Seus irmãos abrir-lhe-ão também com facilidade suas almas. “O Abade só terá sobre cada um deles conhecimentos conjeturais e incertos, observa o Pe. Muard, se eles não tiverem o cuidado de lhe mostrar o fundo de seus corações, de lhe descobrir todos os movimentos e de lhe expor até suas menores dobras”. E ele estabelece que “todos os meses, os beneditinos darão conta ao Abade do estado de sua consciência, de sua mortificação, de seu trabalho intelectual e manual, do estado de sua saúde e das necessidades que eles possam ter.”[21] - “Não se verá nunca um monge sinceramente humilde e desejoso de adquirir a santidade que não seja fiel ao quinto grau da humildade assim como à constante direção.” - “O QUINTO GRAU DA HUMILDADE CONSISTE, diz São Bento, EM QUE POR UMA HUMILDE CONFIDÊNCIA NÃO SE ESCONDA A SEU ABADE NENHUM DOS MAUS PENSAMENTOS QUE SOBREVENHAM AO CORAÇÃO OU AS FALTAS COMETIDAS OCULTAMENTE”[22]. A seu Abade? Por que não a um padre de fora? - “Quando se sente desejos de fazer a direção fora, arrisca-se muito a agir por amor próprio. Temos necessidade de nos conhecermos a nós mesmos e de sermos conhecidos pelas pessoas encarregadas de nos dirigir. E para ser conhecido, é necessário viver junto.”
É obrigatório dizer tudo na direção? - “Se uma falta é secreta, pode-se dizê-la ou não. Há inteira liberdade. O direito dos Superiores é de servi-lo. O senhor não querendo; eles não o servirão. O senhor não a diz, ninguém lhe perguntará a respeito. Se é de seu interesse ter uma grande abertura de coração, os Superiores devem ser também extremamente delicados e eles o são! Eles devem respeitar a sua liberdade, como o próprio Deus a respeita. Mas diga tudo, tudo, a seu Pai. Seja para com ele como uma criança ingênua e simples, e faça isso por espírito de fé, vendo nele a autoridade do próprio Deus. Torne-se perfeito na abertura de alma e na simplicidade infantil para com ele. É um ponto da mais alta importância e do qual depende em grande parte sua santificação. Deus o quer.” - Podemos ficar incomodados, intimidados - “Quando experimentamos timidez, é a nós que devemos acusar.” - Ele brigou comigo, e eu sou susceptível - “Quanto mais os homens estão errados, mais são susceptíveis... e menos eles são capazes de suportar a verdade acerca deles mesmos. É duro advertir surdos voluntários, mostrar a luz a cegos voluntários!” - Temos, entretanto, necessidade de sermos repreendidos - “Em todas as personalidades há remendos a fazer”. - O senhor vai até esse ponto, decididamente, com seus filhos? - “O costume foi mantido quase unanimemente de se poder dizer a cada um o que lhe convém sem rodeios, nem precauções. Isso é proveitoso para eles.”

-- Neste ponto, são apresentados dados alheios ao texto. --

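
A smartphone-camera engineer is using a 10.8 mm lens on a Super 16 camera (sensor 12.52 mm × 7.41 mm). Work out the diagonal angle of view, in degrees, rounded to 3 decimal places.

Sensor diagonal = √(12.52² + 7.41²) = √211.6585 ≈ 14.5485 mm.
Angle of view α = 2·arctan(d/2f) with d = 14.5485 mm and f = 10.8 mm.
d/2f = 0.67354; arctan(0.67354) ≈ 33.9619°, so α ≈ 67.9238°.

67.924°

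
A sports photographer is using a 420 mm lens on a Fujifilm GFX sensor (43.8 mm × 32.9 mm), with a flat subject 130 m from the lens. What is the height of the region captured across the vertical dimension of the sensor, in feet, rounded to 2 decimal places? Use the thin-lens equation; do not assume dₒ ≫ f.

dₒ: 130 m = 130000 mm.
Similar triangles through the lens centre give W/dₒ = h/dᵢ; with 1/f = 1/dₒ + 1/dᵢ this gives W = h·(dₒ − f)/f.
W = 32.9 mm × (130000 − 420) / 420 = 32.9 × 308.5238 ≈ 10150.433 mm = 10150.433/304.8 ft = 33.3019 ft.

33.30 ft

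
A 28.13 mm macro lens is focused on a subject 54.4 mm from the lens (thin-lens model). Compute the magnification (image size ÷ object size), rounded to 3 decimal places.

1.071×

Thin lens: 1/f = 1/dₒ + 1/dᵢ → 1/dᵢ = 1/28.13 − 1/54.4 = 0.0171669 mm⁻¹, so dᵢ ≈ 58.2517 mm.
Magnification m = dᵢ/dₒ = 58.2517/54.4 ≈ 1.07080.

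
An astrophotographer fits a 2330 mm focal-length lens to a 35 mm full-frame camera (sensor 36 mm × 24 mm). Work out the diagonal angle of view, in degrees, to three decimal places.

1.064°

Sensor diagonal = √(36² + 24²) = √1872.0000 ≈ 43.2666 mm.
Angle of view α = 2·arctan(d/2f) with d = 43.2666 mm and f = 2330 mm.
d/2f = 0.00928; arctan(0.00928) ≈ 0.5320°, so α ≈ 1.0639°.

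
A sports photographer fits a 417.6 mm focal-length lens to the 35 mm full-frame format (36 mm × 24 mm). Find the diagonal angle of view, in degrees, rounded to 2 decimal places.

5.93°

Sensor diagonal = √(36² + 24²) = √1872.0000 ≈ 43.2666 mm.
Angle of view α = 2·arctan(d/2f) with d = 43.2666 mm and f = 417.6 mm.
d/2f = 0.05180; arctan(0.05180) ≈ 2.9655°, so α ≈ 5.9310°.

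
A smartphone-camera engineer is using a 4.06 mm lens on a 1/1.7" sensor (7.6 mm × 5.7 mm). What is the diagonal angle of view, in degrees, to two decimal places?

98.96°

Sensor diagonal = √(7.6² + 5.7²) = √90.2500 ≈ 9.5000 mm.
Angle of view α = 2·arctan(d/2f) with d = 9.5000 mm and f = 4.06 mm.
d/2f = 1.16995; arctan(1.16995) ≈ 49.4783°, so α ≈ 98.9565°.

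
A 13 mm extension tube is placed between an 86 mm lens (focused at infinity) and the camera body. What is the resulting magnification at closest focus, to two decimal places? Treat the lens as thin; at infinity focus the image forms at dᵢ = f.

0.15×

The tube moves the image plane from f to f + e, so dᵢ = 86 + 13 = 99 mm. Focus is achieved when 1/f = 1/dₒ + 1/dᵢ, giving dₒ = 1/(1/f − 1/(f+e)).
Magnification m = dᵢ/dₒ = (f+e)·(1/f − 1/(f+e)) = e/f = 13/86 ≈ 0.1512.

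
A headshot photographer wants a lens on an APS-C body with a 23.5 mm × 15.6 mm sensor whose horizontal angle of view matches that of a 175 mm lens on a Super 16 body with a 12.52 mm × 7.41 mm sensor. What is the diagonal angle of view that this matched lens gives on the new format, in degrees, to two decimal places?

4.92°

Equal horizontal AOV ⇒ f₂ = f₁ · 23.5/12.52 = 175 × 1.87700 ≈ 328.4744 mm.
Sensor diagonal = √(23.5² + 15.6²) = √795.6100 ≈ 28.2066 mm.
Diagonal AOV on the new format = 2·arctan(28.2066 / (2 × 328.4744)) = 2·arctan(0.04294) ≈ 4.9170°.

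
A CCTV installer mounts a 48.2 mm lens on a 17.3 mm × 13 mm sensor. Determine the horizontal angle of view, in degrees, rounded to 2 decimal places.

Angle of view α = 2·arctan(w/2f) with w = 17.3 mm and f = 48.2 mm.
w/2f = 0.17946; arctan(0.17946) ≈ 10.1740°, so α ≈ 20.3481°.

20.35°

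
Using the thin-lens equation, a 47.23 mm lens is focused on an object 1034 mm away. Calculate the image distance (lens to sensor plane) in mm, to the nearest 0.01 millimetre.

1/dᵢ = 1/f − 1/dₒ = 1/47.23 − 1/1034 = 0.0202059 mm⁻¹.
dᵢ = 1/0.0202059 ≈ 49.4906 mm.

49.49 mm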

De outra parte, a unidade de direção faz a unidade da comunidade - “Se todos os indivíduos passam pela mesma direção, eles terão uma mesma formação, e a comunidade inteira será encaminhada na via que lhe convém melhor. O quinto grau da humildade basta, através da direção, para inculcar a unidade na marcha da comunidade. É um princípio de coesão. É o vínculo de coesão da comunidade. Que pode afinal fazer uma comunidade na qual a direção espiritual está ausente ou se reduz a nada? É um corpo desprovido de coesão e de homogeneidade, privado do vínculo mais necessário que é o vínculo espiritual. Este se estabelece, se mantém e dá frutos suaves de união, de paz e de harmonia pela prática assídua do quinto grau.”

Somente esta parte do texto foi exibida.